Subo el diagrama en el que me basé


----------



## Fogonazo (Ene 20, 2017)

rafaeluru dijo:


> Hola a todos.
> Estoy intentando utilizar un decodificador BCD a _*display 7 segmentos cátodo común*_, pero no he tenido éxitos, el display no muestra ningún número. Lo raro es que sólo funciona con el LT (Lamp test), osea que las salidas están funcionando correctamente, pero luego no muestra ningún número. Alguien sabe porqué puede ser?
> Subo el diagrama en el que me basé
> http://2.bp.blogspot.com/-B8faOpRSA...kuLWqPRKneM/s1600/Decodificador+BCD+7+seg.jpg



En la imagen SI se esta mostrando un número 

¿ Y la conexión de las entradas ?


----------



## pandacba (Ene 20, 2017)

La información BCD??? que datos va a mostrar si no hay nada que le ingrese ni estático ni dinámico
Bien dice el titulo decodificador BCD a 7 segmentos si no le ingresas la info BCD no decodifica nada amén de que si no pones el display que corresponda no funcionara.
Las entradas no    deben quedar al aire agrega por ejemplo un contador como el 7490 asi podras ver como cambian los números
Para ese display corresponde el 7447
Las resistencias deberian ser de 220ohms


----------



## miguelus (Ene 20, 2017)

Buenas noches.

Las entradas ABCD no puedes dejarlas al "AIRE", esa forma de conectarlas corresponden un 15 y no producen ninguna salida, estarán todos los segmentos apagados.
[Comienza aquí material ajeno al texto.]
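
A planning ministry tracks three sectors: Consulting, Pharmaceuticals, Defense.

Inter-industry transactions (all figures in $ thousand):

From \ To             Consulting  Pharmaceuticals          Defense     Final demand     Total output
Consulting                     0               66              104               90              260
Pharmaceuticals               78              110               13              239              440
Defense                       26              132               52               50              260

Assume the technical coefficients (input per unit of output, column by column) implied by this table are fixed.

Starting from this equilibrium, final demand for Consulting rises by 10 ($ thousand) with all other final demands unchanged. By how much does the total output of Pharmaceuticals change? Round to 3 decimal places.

Technical coefficients a_ij = z_ij / X_j:
  a_11 = 0/260 = 0.00, a_21 = 78/260 = 0.30, a_31 = 26/260 = 0.10
  a_12 = 66/440 = 0.15, a_22 = 110/440 = 0.25, a_32 = 132/440 = 0.30
  a_13 = 104/260 = 0.40, a_23 = 13/260 = 0.05, a_33 = 52/260 = 0.20
I − A =
  [   1.00    -0.15    -0.40]
  [  -0.30     0.75    -0.05]
  [  -0.10    -0.30     0.80]
Cofactors of I−A, C_ij = (−1)^(i+j)·(minor ij) (rows/columns in the sector order above):
  C_11 = (0.75)(0.80) − (-0.05)(-0.30) = 0.5850
  C_12 = −[(-0.30)(0.80) − (-0.05)(-0.10)] = 0.2450
  C_13 = (-0.30)(-0.30) − (0.75)(-0.10) = 0.1650
  C_21 = −[(-0.15)(0.80) − (-0.40)(-0.30)] = 0.2400
  C_22 = (1.00)(0.80) − (-0.40)(-0.10) = 0.7600
  C_23 = −[(1.00)(-0.30) − (-0.15)(-0.10)] = 0.3150
  C_31 = (-0.15)(-0.05) − (-0.40)(0.75) = 0.3075
  C_32 = −[(1.00)(-0.05) − (-0.40)(-0.30)] = 0.1700
  C_33 = (1.00)(0.75) − (-0.15)(-0.30) = 0.7050
det(I−A) = Σ_j (I−A)_1j·C_1j = (1.00)(0.5850) + (-0.15)(0.2450) + (-0.40)(0.1650) = 0.48225
adj(I−A) = Cᵀ =
  [ 0.5850   0.2400   0.3075]
  [ 0.2450   0.7600   0.1700]
  [ 0.1650   0.3150   0.7050]
(I − A)⁻¹ = adj(I−A) / det(I−A) ≈
  [   1.2131     0.4977     0.6376]
  [   0.5080     1.5759     0.3525]
  [   0.3421     0.6532     1.4619]
Δx = (I − A)⁻¹ Δd with Δd having +10 in the Consulting component and 0 elsewhere.
So Δx_2 = L_21 · (+10), where L_21 = adj(I−A)_21 / det(I−A) = 0.2450 / 0.48225.
Δx_2 = 0.2450 × (+10) / 0.48225 = 2.45 / 0.48225 ≈ 5.080.

Δx_2 = 5.080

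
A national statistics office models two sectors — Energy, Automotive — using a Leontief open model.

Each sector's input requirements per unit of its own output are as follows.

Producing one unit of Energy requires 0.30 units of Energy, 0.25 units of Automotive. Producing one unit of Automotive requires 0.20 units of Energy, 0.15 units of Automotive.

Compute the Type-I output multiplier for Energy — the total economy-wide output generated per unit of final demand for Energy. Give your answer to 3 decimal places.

I − A =
  [   0.70    -0.20]
  [  -0.25     0.85]
det(I−A) = (0.70)(0.85) − (-0.20)(-0.25) = 0.5450
adj(I−A) = [[0.85, 0.20], [0.25, 0.70]]
(I − A)⁻¹ = adj(I−A) / det(I−A) ≈
  [   1.5596     0.3670]
  [   0.4587     1.2844]
The output multiplier for sector j is the column-j sum of the Leontief inverse (I − A)⁻¹ = adj(I−A) / det(I−A).
Column E of adj(I−A): (0.85, 0.25); det(I−A) = 0.5450.
m_E = (0.85 + 0.25) / 0.5450 = 1.10 / 0.5450 ≈ 2.018.

m_E = 2.018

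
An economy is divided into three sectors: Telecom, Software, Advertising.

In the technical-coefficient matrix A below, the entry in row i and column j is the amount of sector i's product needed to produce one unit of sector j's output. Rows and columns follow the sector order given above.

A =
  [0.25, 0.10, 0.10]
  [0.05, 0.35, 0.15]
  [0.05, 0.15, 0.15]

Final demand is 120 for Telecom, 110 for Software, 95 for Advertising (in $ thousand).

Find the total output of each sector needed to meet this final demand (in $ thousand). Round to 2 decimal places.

I − A =
  [   0.75    -0.10    -0.10]
  [  -0.05     0.65    -0.15]
  [  -0.05    -0.15     0.85]
Cofactors of I−A, C_ij = (−1)^(i+j)·(minor ij) (rows/columns in the sector order above):
  C_11 = (0.65)(0.85) − (-0.15)(-0.15) = 0.5300
  C_12 = −[(-0.05)(0.85) − (-0.15)(-0.05)] = 0.0500
  C_13 = (-0.05)(-0.15) − (0.65)(-0.05) = 0.0400
  C_21 = −[(-0.10)(0.85) − (-0.10)(-0.15)] = 0.1000
  C_22 = (0.75)(0.85) − (-0.10)(-0.05) = 0.6325
  C_23 = −[(0.75)(-0.15) − (-0.10)(-0.05)] = 0.1175
  C_31 = (-0.10)(-0.15) − (-0.10)(0.65) = 0.0800
  C_32 = −[(0.75)(-0.15) − (-0.10)(-0.05)] = 0.1175
  C_33 = (0.75)(0.65) − (-0.10)(-0.05) = 0.4825
det(I−A) = Σ_j (I−A)_1j·C_1j = (0.75)(0.5300) + (-0.10)(0.0500) + (-0.10)(0.0400) = 0.3885
adj(I−A) = Cᵀ =
  [ 0.5300   0.1000   0.0800]
  [ 0.0500   0.6325   0.1175]
  [ 0.0400   0.1175   0.4825]
(I − A)⁻¹ = adj(I−A) / det(I−A) ≈
  [   1.3642     0.2574     0.2059]
  [   0.1287     1.6281     0.3024]
  [   0.1030     0.3024     1.2420]
x = (I − A)⁻¹ d = adj(I−A)·d / det(I−A), with det(I−A) = 0.3885:
  x_1 = (0.5300·120 + 0.1000·110 + 0.0800·95) / 0.3885 = 82.20 / 0.3885 ≈ 211.58
  x_2 = (0.0500·120 + 0.6325·110 + 0.1175·95) / 0.3885 = 86.7375 / 0.3885 ≈ 223.26
  x_3 = (0.0400·120 + 0.1175·110 + 0.4825·95) / 0.3885 = 63.5625 / 0.3885 ≈ 163.61

x_1 = 211.58, x_2 = 223.26, x_3 = 163.61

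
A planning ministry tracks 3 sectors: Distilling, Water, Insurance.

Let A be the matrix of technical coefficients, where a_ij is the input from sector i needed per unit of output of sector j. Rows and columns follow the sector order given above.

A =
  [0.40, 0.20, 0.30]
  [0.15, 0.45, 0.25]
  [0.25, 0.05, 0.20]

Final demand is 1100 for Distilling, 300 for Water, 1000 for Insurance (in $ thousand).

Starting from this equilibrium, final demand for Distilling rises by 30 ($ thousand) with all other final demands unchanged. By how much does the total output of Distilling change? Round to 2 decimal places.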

Te recomiendo que veas el Data Sheet.

Sal U2


----------



## rafaeluru (Ene 20, 2017)

Hola a todos. Primero que nada gracias por tomarse el tiempo de contestar.
Quizá no fuí claro con algunas cosas. Primero que el circuito lo estoy haciendo físicamente, NO virtual, por eso es que en la figura si muestra el número cero, pero porque es un simulador.
En segundo lugar las entradas ABCD si las conecto, sólo que en el dibujo no aparecen. Para que muestre un cero, pongo todas las entradas ABCD a masa, pero aún así no muestra nada. Repito que sólo muestra un 8 cuando el terminal de LT lo pongo a masa, pero eso es sólo para testear el estado de todos los segmentos, luego para operar, el LT debe estar a nivel alto, pero no funciona nada.
Podrá ser que esté fallado??? El IC y no hubo errores en las conexiones, fui muy cuidadoso con eso antes de darle energía.


----------



## fdesergio (Ene 21, 2017)

Y que tal si mejor subes una foto de lo que estas haciendo?? si dices que lo has montado sube una foto del montaje, asi es mucho mejor!!


----------



## miguelus (Ene 21, 2017)

Buenos días rafaeluru.

¿Consultaste el Data Sheet?

Por lo que comentas da la impresión que las entradas ABCD las tienes a "1" lógico

Intenta seguir la Tabla de Verdad que viene en el Data Sheet.

Ten en cuenta que ese CI está siendo en utilizado en Millones de equipos y no da problemas, seguramente algo estarás haciendo mal 

Sal U2


----------



## pandacba (Ene 21, 2017)

Para que te aparezca algo en la salida pin 3 y 4 a 1 y pin 5 a 0
El pin 5 es LE (Lamp Enable)


----------



## rafaeluru (Feb 27, 2017)

Hola a todos.
Les cuento que finalmente el IC estaba defectuoso. La conexiones eran las correctas, compré otro IC y funcionó excelente. Lamentablemente el vendedor no me devolvió el dinero ya que no garantizan los componentes electrónicos, además que pusieron en duda si lo había conectado bien, cosa que SI hice, porque sin hacer absolutamente ningún cambio en el crcuito, sólo cambiando el IC, el display comenzó a funcionar correctamente. Cosas que pasan.

Gracias a todos por su ayuda.


----------